General Electric Co. has signed a preliminary agreement with the Democratic Republic of Congo to develop energy and health infrastructure in the central African nation that could be worth about $1.8 billion.
The agreement was signed on Wednesday in the Congolese capital, Kinshasa, according to a statement issued by General Electric.
The statement received by quoted two people with direct knowledge of the talks as saying that the deals could be worth about $1.8 billion.in Washington DC did not contain the amount, but Bloomberg
The two people, speaking on condition of anonymity before the information was not public, said GE South Africa Ltd. and Congo were discussing about $1 billion worth of hydropower projects that would add some 1,000 megawatts of power to Congo’s grid over the next three years, adding that discussions were also being held on about $800 million of health-related infrastructure investments.
Eric Amoussouga, GE’s chief executive officer for francophone Africa, told reporters the deal may include the rehabilitation of turbines on the Inga I and II dams that would return about 650 megawatts of power to the grid.
He said GE was also looking at the possibility of producing energy through liquefied natural gas projects.
“Partnership with governments and local companies form a very important part of GE’s growth in Africa, and we are honored today to collaborate with the government of the DRC as a key strategic partner for the country’s long-term development agenda. This gives us the opportunity to deliver innovative solutions to meet the unmet demand for the millions of citizens without electricity and those without access to quality healthcare,” said GE Africa President and CEO Mr. Farid Fezoua.
U.S. Ambassador to Congo Mike Hammer was quoted as saying the GE preliminary accord means that “once again, Congo is open for business and open for American investments.”
Under the MoU, GE will work with the government to explore power solutions that will increase electricity to the country’s grid to benefit thousands of households. GE will also work with the ministry of health for the modernization of the country’s health system at the primary, secondary and tertiary levels as well as the infrastructures and equipment for maternal and child health, cardiology, and oncology.
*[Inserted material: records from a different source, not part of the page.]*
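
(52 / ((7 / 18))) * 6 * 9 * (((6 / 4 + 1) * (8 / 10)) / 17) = 101088 / 119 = 849.48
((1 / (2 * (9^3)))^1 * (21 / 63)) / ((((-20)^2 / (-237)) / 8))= -79 / 72900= -0.00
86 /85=1.01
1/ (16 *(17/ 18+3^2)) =9/ 1432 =0.01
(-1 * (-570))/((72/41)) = 3895/12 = 324.58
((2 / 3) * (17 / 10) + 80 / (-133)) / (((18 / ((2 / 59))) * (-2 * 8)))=-1061 / 16949520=-0.00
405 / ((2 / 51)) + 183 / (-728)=7518237 / 728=10327.25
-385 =-385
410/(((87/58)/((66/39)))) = 18040/39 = 462.56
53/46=1.15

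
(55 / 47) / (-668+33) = -11 / 5969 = -0.00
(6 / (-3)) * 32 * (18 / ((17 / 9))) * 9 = -93312 / 17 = -5488.94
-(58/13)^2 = -3364/169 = -19.91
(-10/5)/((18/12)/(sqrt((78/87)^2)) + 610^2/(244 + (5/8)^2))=-1626664/1239709567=-0.00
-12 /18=-2 /3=-0.67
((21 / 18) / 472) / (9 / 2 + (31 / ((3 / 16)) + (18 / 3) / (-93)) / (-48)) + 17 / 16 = 338755 / 318128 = 1.06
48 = 48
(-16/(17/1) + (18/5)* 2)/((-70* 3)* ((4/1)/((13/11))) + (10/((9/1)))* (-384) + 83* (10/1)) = -10374/509575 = -0.02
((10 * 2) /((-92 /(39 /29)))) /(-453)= 0.00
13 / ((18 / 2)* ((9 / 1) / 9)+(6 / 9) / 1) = 1.34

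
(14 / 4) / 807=7 / 1614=0.00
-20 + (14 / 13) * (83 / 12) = -979 / 78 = -12.55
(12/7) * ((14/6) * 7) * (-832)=-23296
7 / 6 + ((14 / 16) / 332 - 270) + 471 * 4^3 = 238045349 / 7968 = 29875.17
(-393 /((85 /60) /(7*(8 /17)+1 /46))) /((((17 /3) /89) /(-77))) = 125703770346 /112999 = 1112432.59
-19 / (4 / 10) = -95 / 2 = -47.50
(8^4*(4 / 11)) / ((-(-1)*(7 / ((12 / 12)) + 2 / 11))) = 16384 / 79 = 207.39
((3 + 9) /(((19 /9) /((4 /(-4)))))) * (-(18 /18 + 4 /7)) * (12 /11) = 1296 /133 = 9.74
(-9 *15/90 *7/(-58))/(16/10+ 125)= 35/24476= 0.00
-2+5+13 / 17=64 / 17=3.76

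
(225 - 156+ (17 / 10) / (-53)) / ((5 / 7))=255871 / 2650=96.56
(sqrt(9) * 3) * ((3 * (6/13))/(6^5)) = 1/624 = 0.00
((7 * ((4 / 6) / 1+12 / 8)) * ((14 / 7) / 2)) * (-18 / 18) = -91 / 6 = -15.17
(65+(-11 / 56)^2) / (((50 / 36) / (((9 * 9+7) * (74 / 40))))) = 747109143 / 98000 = 7623.56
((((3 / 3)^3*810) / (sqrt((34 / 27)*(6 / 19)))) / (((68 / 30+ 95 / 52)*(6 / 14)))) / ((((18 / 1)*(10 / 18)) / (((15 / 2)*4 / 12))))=552825*sqrt(323) / 54281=183.04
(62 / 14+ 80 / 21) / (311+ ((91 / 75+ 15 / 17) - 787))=-73525 / 4229596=-0.02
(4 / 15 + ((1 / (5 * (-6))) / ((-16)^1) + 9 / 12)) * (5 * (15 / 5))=489 / 32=15.28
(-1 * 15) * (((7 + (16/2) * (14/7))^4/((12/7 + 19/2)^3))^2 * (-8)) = 70757445944251153920/14976071831449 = 4724699.96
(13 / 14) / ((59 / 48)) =312 / 413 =0.76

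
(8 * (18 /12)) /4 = 3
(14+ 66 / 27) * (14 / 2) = 1036 / 9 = 115.11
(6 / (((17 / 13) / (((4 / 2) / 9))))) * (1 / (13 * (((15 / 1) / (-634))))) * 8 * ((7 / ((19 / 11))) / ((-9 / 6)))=71.65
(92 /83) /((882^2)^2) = 23 /12557189307852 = 0.00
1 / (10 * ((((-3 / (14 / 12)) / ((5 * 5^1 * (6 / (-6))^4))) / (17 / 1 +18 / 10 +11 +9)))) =-679 / 18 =-37.72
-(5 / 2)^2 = -6.25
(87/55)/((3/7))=3.69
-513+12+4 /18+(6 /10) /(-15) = -112684 /225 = -500.82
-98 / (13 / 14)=-1372 / 13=-105.54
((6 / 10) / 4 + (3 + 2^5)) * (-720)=-25308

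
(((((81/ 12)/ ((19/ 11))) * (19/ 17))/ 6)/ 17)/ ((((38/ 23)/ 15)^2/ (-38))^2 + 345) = 1402528111875/ 11300126499863528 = 0.00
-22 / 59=-0.37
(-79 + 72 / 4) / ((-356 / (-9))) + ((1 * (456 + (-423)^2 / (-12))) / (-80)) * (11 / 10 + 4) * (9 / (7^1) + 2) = 6033055743 / 1993600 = 3026.21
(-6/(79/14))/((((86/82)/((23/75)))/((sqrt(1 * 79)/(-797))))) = 26404 * sqrt(79)/67685225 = 0.00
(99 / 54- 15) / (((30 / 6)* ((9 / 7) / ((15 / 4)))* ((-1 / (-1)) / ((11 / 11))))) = -553 / 72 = -7.68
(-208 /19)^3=-8998912 /6859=-1311.99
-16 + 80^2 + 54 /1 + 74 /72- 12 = 231373 /36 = 6427.03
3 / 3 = 1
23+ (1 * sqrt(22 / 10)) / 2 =sqrt(55) / 10+ 23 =23.74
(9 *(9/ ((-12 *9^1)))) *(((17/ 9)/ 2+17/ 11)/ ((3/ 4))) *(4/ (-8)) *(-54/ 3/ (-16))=493/ 352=1.40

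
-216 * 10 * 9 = -19440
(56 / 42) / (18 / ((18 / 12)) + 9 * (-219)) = -4 / 5877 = -0.00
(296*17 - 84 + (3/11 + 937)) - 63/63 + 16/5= 323811/55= 5887.47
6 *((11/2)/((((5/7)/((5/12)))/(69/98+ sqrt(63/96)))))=759/56+ 77 *sqrt(42)/32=29.15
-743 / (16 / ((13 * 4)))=-9659 / 4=-2414.75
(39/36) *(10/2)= 65/12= 5.42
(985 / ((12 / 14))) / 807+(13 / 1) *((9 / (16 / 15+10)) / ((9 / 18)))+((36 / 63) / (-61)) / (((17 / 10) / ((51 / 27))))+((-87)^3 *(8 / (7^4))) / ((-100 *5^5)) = 34588571654614717 / 1532828787656250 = 22.57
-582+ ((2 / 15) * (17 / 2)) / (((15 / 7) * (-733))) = -95986469 / 164925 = -582.00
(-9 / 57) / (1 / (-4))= 12 / 19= 0.63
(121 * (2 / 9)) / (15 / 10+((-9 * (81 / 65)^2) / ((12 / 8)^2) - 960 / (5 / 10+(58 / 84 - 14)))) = 550078100 / 1436780727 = 0.38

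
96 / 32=3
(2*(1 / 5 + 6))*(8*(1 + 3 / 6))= 148.80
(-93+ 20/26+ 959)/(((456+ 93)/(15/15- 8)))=-8764/793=-11.05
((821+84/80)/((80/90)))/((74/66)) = 4882977/5920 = 824.83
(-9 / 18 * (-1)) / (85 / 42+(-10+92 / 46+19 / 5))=-0.23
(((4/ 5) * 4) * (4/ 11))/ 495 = 64/ 27225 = 0.00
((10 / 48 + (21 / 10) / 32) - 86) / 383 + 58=21243143 / 367680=57.78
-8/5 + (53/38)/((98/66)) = -6151/9310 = -0.66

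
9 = 9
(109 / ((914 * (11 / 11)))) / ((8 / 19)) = 2071 / 7312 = 0.28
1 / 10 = 0.10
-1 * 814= -814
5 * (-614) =-3070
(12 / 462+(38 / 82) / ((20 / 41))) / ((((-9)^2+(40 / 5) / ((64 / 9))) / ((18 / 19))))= 6012 / 533995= 0.01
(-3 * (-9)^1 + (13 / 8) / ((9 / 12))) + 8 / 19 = 3373 / 114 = 29.59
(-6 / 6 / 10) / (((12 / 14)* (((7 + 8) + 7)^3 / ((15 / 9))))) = -7 / 383328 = -0.00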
The partnership will also focus on training and capacity building of local talent for the sustainability of the initiatives.
GE is currently involved in the rehabilitation of Inga IIB power plant and of Nseke Power Plant in the DRC and has successfully implemented renovation projects with the 1st interventional Cardiology and CT Scanner with 128 systems installed at the HJ Hospital and new imaging center of Camp Kokolo. In the past, GE Healthcare also led the installation of the Scanner 16 slices at Panzi Hospital, giving thousands of citizens access to the latest diagnostic solutions.
GE first started operating in Sub-Saharan Africa over 120 years ago and in 2011 renewed its focus to meet Africa’s current and future needs. The company has signed MOUs with the Governments of several countries such as Nigeria, Kenya, Angola, Ghana and now the DRC to develop infrastructure projects, including sustainable energy solutions as well as improving access to quality healthcare. These MOUs involve significant investments in creating jobs and human capital development.
According to the national electricity company, SNEL, Congo’s rivers could produce more than 100,000 megawatts of energy but the country has only about 2,500 megawatts of installed hydropower, much of which isn’t functional, resulting in only 9% of Congolese having access to electricity.
The country is currently in talks with the African Development Bank to develop a third dam at the Inga site on the Congo River. It could provide as much as 11,000 megawatts but could cost more than $14 billion.
“We currently have a power deficit of about 4,800 megawatts,” Serge Tshibangu, an energy adviser to President Felix Tshisekedi was quoted as saying on Wednesday. “The GE deal would let the president lower that deficit quickly by more than 20%, instead of waiting around several years for Inga III.”